Wer dachte, nach dem militärischen Sieg über die IS-Terrormiliz werde sich das syrische Kriegschaos schon lichten, hat sich bitter getäuscht. Denn mit dem Ende des Kalifats ist den großen Akteuren in der Region ein gemeinsamer Gegner abhanden gekommen. Nun versuchen sie mit aller Macht, ihre eigenen strategischen Interessen durchzusetzen. Seit sieben Jahren tobt der Bürgerkrieg – aber Syrien ist einem Frieden heute so fern wie lange nicht.
Der womöglich völkerrechtswidrige Einsatz der Türkei im kurdischen Afrin ist dramatisch genug, zumal er nach wie vor Spannungen zwischen Türken und Amerikanern schürt. Noch vernichtender tritt aber die Achse Moskau-Damaskus-Teheran auf. Syriens Machthaber Baschar al Assad, der ja nicht einmal den Einsatz von Chemiewaffen scheut, bombardiert völlig schamlos und mit Putins Hilfe die eigene Bevölkerung. Fast 300 Menschen sind allein seit Sonntag getötet worden. Die berührenden Bilder weinender, blutverschmierter Kinder sind ihr stummes Zeugnis. Irans Führung reibt sich indes die Hände. Denn über allem steht das Ziel, eine schiitische Dominanz vom Irak über Syrien bis Libanon zu schaffen.

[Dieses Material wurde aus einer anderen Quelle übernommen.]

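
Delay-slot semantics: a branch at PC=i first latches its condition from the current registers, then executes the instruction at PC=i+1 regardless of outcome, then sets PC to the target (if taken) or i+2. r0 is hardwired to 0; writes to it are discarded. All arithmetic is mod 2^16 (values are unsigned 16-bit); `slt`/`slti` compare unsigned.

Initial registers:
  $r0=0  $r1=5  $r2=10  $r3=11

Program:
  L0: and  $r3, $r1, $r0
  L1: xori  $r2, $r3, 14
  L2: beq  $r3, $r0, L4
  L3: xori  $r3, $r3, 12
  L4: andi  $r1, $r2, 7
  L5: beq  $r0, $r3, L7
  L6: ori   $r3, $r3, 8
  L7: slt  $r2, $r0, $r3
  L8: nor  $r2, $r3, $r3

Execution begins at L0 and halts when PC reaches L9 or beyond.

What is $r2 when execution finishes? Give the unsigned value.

  step pc=0: and  $r3, $r1, $r0  regs=(0,5,10,0)
  step pc=1: xori  $r2, $r3, 14  regs=(0,5,14,0)
  step pc=2: beq  $r3, $r0, L4  cond=T  regs=(0,5,14,0)
  step pc=3: xori  $r3, $r3, 12  regs=(0,5,14,12)
  step pc=4: andi  $r1, $r2, 7  regs=(0,6,14,12)
  step pc=5: beq  $r0, $r3, L7  cond=F  regs=(0,6,14,12)
  step pc=6: ori   $r3, $r3, 8  regs=(0,6,14,12)
  step pc=7: slt  $r2, $r0, $r3  regs=(0,6,1,12)
  step pc=8: nor  $r2, $r3, $r3  regs=(0,6,65523,12)

65523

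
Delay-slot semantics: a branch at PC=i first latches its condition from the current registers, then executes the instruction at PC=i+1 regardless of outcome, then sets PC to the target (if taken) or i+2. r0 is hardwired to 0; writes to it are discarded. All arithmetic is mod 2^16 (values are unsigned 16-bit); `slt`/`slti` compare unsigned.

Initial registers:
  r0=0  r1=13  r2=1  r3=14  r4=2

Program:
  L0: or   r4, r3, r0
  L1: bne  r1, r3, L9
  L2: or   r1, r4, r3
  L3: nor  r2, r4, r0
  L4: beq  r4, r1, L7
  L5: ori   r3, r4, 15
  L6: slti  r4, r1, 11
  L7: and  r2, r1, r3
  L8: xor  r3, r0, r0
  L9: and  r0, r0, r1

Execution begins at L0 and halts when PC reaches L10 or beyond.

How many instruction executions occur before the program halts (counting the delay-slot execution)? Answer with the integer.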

Und Israels Premier Benjamin Netanjahu hat bei der Sicherheitskonferenz klargemacht, dass sein Land dem nicht einfach zuschauen wird. Noch mehr gefährlicher Zündstoff.
Syrien ist längst zum Hauptschauplatz eines Kampfes um die Vormacht in der Region geworden. Die Lücke, die die ehemalige Ordnungsmacht USA hinterlässt, scheint niemand ernsthaft füllen zu können. An die EU ist kaum zu denken – ihre kraftlosen Appelle verhallen ohnehin ungehört. Weder sie noch einer der Akteure in Syrien hat einen Plan zur Lösung des Konflikts. Im Gegenteil. Es scheint, als wappneten sich alle für eine weitere Eskalation.